I can vividly recall my phone call with him in early 1996, when I was the first Director of Research for Oliver, Wyman & Co., now the financial services consulting unit of Mercer Management Consulting. As I was sitting in the firm's computer room, watching over the crunching of some data on my large-scale study of what accounted for superior returns in financial services companies, B and I were discussing trends in the industry. He predicted that, henceforth, the money center banks of the day would conglomerate further into only 3-4 financial "utilities." By that he meant money center banks plus ancillary businesses- brokerage, asset management, and insurance. Or variants thereof.

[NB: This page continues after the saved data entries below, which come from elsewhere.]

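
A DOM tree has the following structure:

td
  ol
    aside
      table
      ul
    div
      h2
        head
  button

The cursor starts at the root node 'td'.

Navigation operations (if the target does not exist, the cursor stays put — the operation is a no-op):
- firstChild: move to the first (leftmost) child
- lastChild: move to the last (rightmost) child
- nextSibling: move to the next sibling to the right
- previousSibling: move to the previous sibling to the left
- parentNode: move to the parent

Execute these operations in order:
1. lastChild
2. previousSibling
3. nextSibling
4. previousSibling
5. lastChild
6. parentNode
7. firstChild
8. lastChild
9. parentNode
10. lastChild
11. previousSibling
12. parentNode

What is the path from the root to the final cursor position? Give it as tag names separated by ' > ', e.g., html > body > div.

After 1 (lastChild): button
After 2 (previousSibling): ol
After 3 (nextSibling): button
After 4 (previousSibling): ol
After 5 (lastChild): div
After 6 (parentNode): ol
After 7 (firstChild): aside
After 8 (lastChild): ul
After 9 (parentNode): aside
After 10 (lastChild): ul
After 11 (previousSibling): table
After 12 (parentNode): aside

Answer: td > ol > aside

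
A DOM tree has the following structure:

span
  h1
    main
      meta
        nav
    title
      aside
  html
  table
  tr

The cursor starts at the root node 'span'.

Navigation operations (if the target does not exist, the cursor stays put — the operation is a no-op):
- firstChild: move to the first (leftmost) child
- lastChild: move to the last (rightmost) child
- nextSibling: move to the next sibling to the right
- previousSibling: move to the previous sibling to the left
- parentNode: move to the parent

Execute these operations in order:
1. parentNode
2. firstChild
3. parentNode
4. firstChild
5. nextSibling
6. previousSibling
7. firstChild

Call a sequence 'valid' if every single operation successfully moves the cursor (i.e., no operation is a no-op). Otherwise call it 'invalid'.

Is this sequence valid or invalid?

After 1 (parentNode): span (no-op, stayed)
After 2 (firstChild): h1
After 3 (parentNode): span
After 4 (firstChild): h1
After 5 (nextSibling): html
After 6 (previousSibling): h1
After 7 (firstChild): main

Answer: invalid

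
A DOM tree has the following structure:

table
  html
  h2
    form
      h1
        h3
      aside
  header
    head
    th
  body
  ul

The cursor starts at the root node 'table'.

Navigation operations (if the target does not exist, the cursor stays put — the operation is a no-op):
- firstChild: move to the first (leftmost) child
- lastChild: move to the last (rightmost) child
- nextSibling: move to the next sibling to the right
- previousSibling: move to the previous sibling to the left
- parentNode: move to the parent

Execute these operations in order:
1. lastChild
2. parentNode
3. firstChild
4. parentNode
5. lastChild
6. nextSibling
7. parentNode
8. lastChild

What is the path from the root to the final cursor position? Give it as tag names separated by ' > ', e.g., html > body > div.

Answer: table > ul

Derivation:
After 1 (lastChild): ul
After 2 (parentNode): table
After 3 (firstChild): html
After 4 (parentNode): table
After 5 (lastChild): ul
After 6 (nextSibling): ul (no-op, stayed)
After 7 (parentNode): table
After 8 (lastChild): ul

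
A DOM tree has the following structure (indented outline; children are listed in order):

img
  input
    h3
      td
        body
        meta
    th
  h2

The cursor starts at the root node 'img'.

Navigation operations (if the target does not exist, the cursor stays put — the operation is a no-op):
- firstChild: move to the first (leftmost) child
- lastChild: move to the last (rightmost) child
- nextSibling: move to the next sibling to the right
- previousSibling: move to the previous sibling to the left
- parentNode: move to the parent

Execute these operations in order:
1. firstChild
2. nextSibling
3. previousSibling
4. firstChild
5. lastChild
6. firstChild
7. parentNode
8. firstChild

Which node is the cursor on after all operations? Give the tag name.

After 1 (firstChild): input
After 2 (nextSibling): h2
After 3 (previousSibling): input
After 4 (firstChild): h3
After 5 (lastChild): td
After 6 (firstChild): body
After 7 (parentNode): td
After 8 (firstChild): body

Answer: body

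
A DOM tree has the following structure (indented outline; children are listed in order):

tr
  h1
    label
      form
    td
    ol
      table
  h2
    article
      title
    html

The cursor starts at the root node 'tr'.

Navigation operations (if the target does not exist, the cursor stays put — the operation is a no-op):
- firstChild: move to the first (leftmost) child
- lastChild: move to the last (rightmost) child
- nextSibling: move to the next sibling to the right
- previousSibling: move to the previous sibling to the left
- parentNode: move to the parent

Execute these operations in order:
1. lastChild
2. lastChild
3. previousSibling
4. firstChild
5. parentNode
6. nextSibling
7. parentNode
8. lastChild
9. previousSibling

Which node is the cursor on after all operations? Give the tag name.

After 1 (lastChild): h2
After 2 (lastChild): html
After 3 (previousSibling): article
After 4 (firstChild): title
After 5 (parentNode): article
After 6 (nextSibling): html
After 7 (parentNode): h2
After 8 (lastChild): html
After 9 (previousSibling): article

Answer: article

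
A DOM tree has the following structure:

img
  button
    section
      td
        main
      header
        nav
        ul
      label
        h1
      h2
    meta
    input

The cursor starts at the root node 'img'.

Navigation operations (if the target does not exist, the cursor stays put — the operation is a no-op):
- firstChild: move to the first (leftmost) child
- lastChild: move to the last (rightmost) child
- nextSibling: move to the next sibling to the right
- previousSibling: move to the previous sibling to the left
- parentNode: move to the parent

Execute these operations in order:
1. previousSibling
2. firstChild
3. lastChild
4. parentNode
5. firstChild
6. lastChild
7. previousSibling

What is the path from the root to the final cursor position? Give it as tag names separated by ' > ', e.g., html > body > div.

After 1 (previousSibling): img (no-op, stayed)
After 2 (firstChild): button
After 3 (lastChild): input
After 4 (parentNode): button
After 5 (firstChild): section
After 6 (lastChild): h2
After 7 (previousSibling): label

Answer: img > button > section > label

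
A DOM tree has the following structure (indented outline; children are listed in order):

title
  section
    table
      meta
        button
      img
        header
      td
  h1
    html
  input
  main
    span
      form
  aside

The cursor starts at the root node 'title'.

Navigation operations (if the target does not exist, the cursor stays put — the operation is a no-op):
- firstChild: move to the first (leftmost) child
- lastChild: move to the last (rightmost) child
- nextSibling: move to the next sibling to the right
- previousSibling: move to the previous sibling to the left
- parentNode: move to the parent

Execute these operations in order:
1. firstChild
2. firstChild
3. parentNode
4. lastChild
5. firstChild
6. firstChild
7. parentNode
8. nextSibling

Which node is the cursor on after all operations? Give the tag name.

Answer: img

Derivation:
After 1 (firstChild): section
After 2 (firstChild): table
After 3 (parentNode): section
After 4 (lastChild): table
After 5 (firstChild): meta
After 6 (firstChild): button
After 7 (parentNode): meta
After 8 (nextSibling): img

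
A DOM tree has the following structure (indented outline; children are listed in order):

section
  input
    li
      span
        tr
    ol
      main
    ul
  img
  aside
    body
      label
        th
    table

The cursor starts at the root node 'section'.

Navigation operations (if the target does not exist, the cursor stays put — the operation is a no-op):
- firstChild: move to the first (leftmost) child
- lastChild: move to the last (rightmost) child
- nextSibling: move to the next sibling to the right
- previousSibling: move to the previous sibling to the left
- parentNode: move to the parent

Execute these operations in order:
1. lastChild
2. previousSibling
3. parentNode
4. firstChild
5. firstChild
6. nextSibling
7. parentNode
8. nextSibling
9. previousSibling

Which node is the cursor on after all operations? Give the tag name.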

Well, we're there now. With Citigroup as the vanguard of the then-illegal union of banking and securities businesses, there are now three roughly interchangeable giant financial utilities in the US: Citi, BofA, and Chase. BofA acquired MBNA, and Chase's merger with Banc One combined a huge chunk of midwestern bank assets with the second-largest New York City banking company.

In a recent exchange of phone calls and emails, B commented that in the most recent quarter, all three companies had similar results, proportionally, with likewise similar strong and weak unit performances. He wondered aloud whether we are now at a point where these financial utilities are essentially on autopilot, and need not really be "led" by anyone. In short, the CEOs have become largely irrelevant and interchangeable.

I think B is right. The current CEOs of Chase and Citi are very, very pale shadows of David Rockefeller and Walter Wriston, titans who led much more dynamic and unique institutions in their days. I don't even know offhand who runs BofA, but I see from its Yahoo profile page that it is indeed Ken Lewis, the surviving CEO of what was once, long ago, NCNB. Or First Union. I can't recall which of them eventually got BofA, and which is now "Wachovia."

Even the second-tier utilities are pretty similar as well. Conglomerations of what we used to call "regional" banks. Wells Fargo and Wachovia are all that remain of First Interstate, Security Pacific, First Bank System, Wachovia, and one of the two Charlotte-based banks that isn't now BofA.

To continue, B suggested I go check the market performance of the three major financial utilities to see if those performances, too, have become very similar. I did, and I think one would say, "yes," they are not so very different now.

The top of this post features a Yahoo-generated price chart for some 30 years, as a sort of long-term secular trend reference. While it is not, technically, a total return chart, the change in stock prices, assuming reasonably similar dividend policies, is close.

What I note from the very long term is that, distortions of compounding on very recent years aside, the performances of Chase and Citi have been nearly identical since 1995. Since roughly 1992, all three seem to perform similarly.

Very recently, Chase seems to have gained a bit more acceleration. But with the recent spate of acquisitions, it's not clear what the longer-term, steady-state performances will be.

Overall, though, I think my colleague B's observations and insights are correct. It really doesn't much matter who is at the helm of these utilities anymore. With a few exceptions, such as Citi's recent swap of asset management for a brokerage business, they are now subject to the same global and US forces, have similar business and asset bases, face similar raw material (i.e., money) and operating costs. And thus, I would be surprised if any of the three financial utilities, Citi, Chase and BofA, achieve consistently superior total returns in the future that none of them have attained in the past. It's not something one usually sees in diversified financial service firms alone, let alone 'this' diversified and gargantuan.